Her tail began to shrivel. Niall feared he would throw from the skelbs that scaled the rim of the bathtub and tinier flecks in the swats of the water. He decided to empty the lot, to start afresh as with clean linen. Within a day, the new water was barming over.
Niall wept that night over his tatties. He felt sick with shame. Though the mermaid’s face had turned plucky and cankered, he was the festering one. He gagged at the sight and smell of her. Oh, she was dying! Breathless, he ran to the harbour to fetch his oilskin. His heart tholed as he turned the key in the lock. Would he find a corpse in his bath? The passage of a candle above her eyes brought the membrane slithering over.

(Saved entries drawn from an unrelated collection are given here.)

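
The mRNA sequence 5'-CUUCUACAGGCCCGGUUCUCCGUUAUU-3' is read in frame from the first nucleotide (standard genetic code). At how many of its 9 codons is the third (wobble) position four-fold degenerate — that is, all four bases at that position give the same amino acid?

6

Codon 1 CUU (Leu): third position 4-fold.
Codon 2 CUA (Leu): third position 4-fold.
Codon 3 CAG (Gln): third position 2-fold.
Codon 4 GCC (Ala): third position 4-fold.
Codon 5 CGG (Arg): third position 4-fold.
Codon 6 UUC (Phe): third position 2-fold.
Codon 7 UCC (Ser): third position 4-fold.
Codon 8 GUU (Val): third position 4-fold.
Codon 9 AUU (Ile): third position 3-fold.
Four-fold degenerate third positions: 6.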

Niall paid no attention to her weeping sores. He felt a ligament tear in his back as he heaved the mermaid onto the oilskin. In agony, he dragged the heavy burden down the stairs, past Mrs Campbell’s room where the old hag was in her cups. It being early of a Sunday, there was no one about to watch him struggle with the mute and stinking bundle.
The sun was not yet up on the harbour when Niall set down his burden. He opened the oilskin with a grimace, like a boy peering into the crust of a wound. Her torso was pale, the fluke as dry as old leather. He flipped her over towards the water; the weight fell away and a plop, obscene and furtive, crawled about the harbour walls. Niall looked down; and it was impossible to tell, in the half light, whether the tail in the water kicked or merely turned over with the momentum of its fall.